At this point, my job is less about telling him what to do and how to do it, and more about showing him that I have confidence in him — that I trust him to set and accomplish his own goals.
“When you focus on your teen, understanding what’s great about them,” says relationship expert Aly Pain, “you lift and empower them to go out and create their own version of success. It’s self-driven — not because they’re under your microscope.”
So much of what this woman has said in her videos has resonated with me. Every time I use one of her tactics with my kids, their eyes light up. They love it when I show I have confidence them. I saw it in my son’s face when I asked him to set his own time to get to bed. It was like a wave of appreciation washed over him, or maybe relief that I’m not just ordering him around like he doesn’t know how to figure out what time he should go to sleep.
I mean, in retrospect, duh?
But also, it’s honestly incredibly difficult as a parent to make the switch from being in control of every tiny detail to then handing over the reins. It feels really, really weird to walk away from this job that I’ve had for so many years. This shifting relationship dynamic is unmooring for both of us.

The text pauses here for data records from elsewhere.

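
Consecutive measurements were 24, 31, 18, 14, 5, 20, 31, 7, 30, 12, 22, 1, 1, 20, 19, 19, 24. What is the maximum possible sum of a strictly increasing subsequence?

Let S[i] be the best sum of a strictly increasing subsequence ending at i:
i:      1  2  3  4  5  6  7  8  9 10 11 12 13 14 15 16 17
a[i]:  24 31 18 14  5 20 31  7 30 12 22  1  1 20 19 19 24
S:     24 55 18 14  5 38 69 12 68 24 60  1  1 44 43 43 84
Maximum is 84 (e.g. 18 + 20 + 22 + 24).

84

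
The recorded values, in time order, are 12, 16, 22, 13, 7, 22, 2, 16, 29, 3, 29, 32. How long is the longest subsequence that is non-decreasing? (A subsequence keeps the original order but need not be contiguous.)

7

Let dp[i] be the length of the longest such subsequence ending at index i:
i:      1  2  3  4  5  6  7  8  9 10 11 12
a[i]:  12 16 22 13  7 22  2 16 29  3 29 32
dp:     1  2  3  2  1  4  1  3  5  2  6  7
Maximum dp value is 7.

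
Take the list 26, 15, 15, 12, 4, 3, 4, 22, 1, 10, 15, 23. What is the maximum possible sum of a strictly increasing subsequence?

Let S[i] be the best sum of a strictly increasing subsequence ending at i:
i:      1  2  3  4  5  6  7  8  9 10 11 12
a[i]:  26 15 15 12  4  3  4 22  1 10 15 23
S:     26 15 15 12  4  3  7 37  1 17 32 60
Maximum is 60 (e.g. 15 + 22 + 23).

60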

I’ve done the legwork to get Lucas to a point where he is a respectful, contributing member of the household. I read all the books about helping kids with ADHD thrive. I maintained high expectations of him in terms of his behavior and his efforts at school. But when I was strict with him in elementary and middle school, it was because I believed in him before he believed in himself, and I wanted him to see that he was capable of more than he realized.
He knows now what he’s capable of, and it’s time I stop micromanaging.
Now, in the mornings when I see him stalling or spacing out, rather than rattling off the tasks he still needs to do to get out the door, I ask, “What else do you need to do to make sure we leave on time?” I’m framing what could have been a command as a question — one that requires him to think about two things: “What else do I need to do?” and “How much time do I have to do it?”
Ordering him around isn’t helpful at this point. It makes it look like I lack confidence in his ability to do basic tasks. Again, to some this may seem obvious, but I think, especially for parents who for years have had to be more hands-on, it can be hard to let go.
But I know it’s time. It’s time to admit that sometimes I may not actually know best — or that even when I may believe I know best, I have to step back anyway and let him try, and learn, and perhaps even fail, on his own. He knows himself pretty well. He has his own goals and ambitions. It’s time for him to start making his own rules.
“Motivation doesn’t come from you through them,” Aly Pain says in her video above. “You can’t make anyone care about anything. But you can help them believe that they have what it takes to create success on their own terms.”
It’s hard to let go, but I’m learning.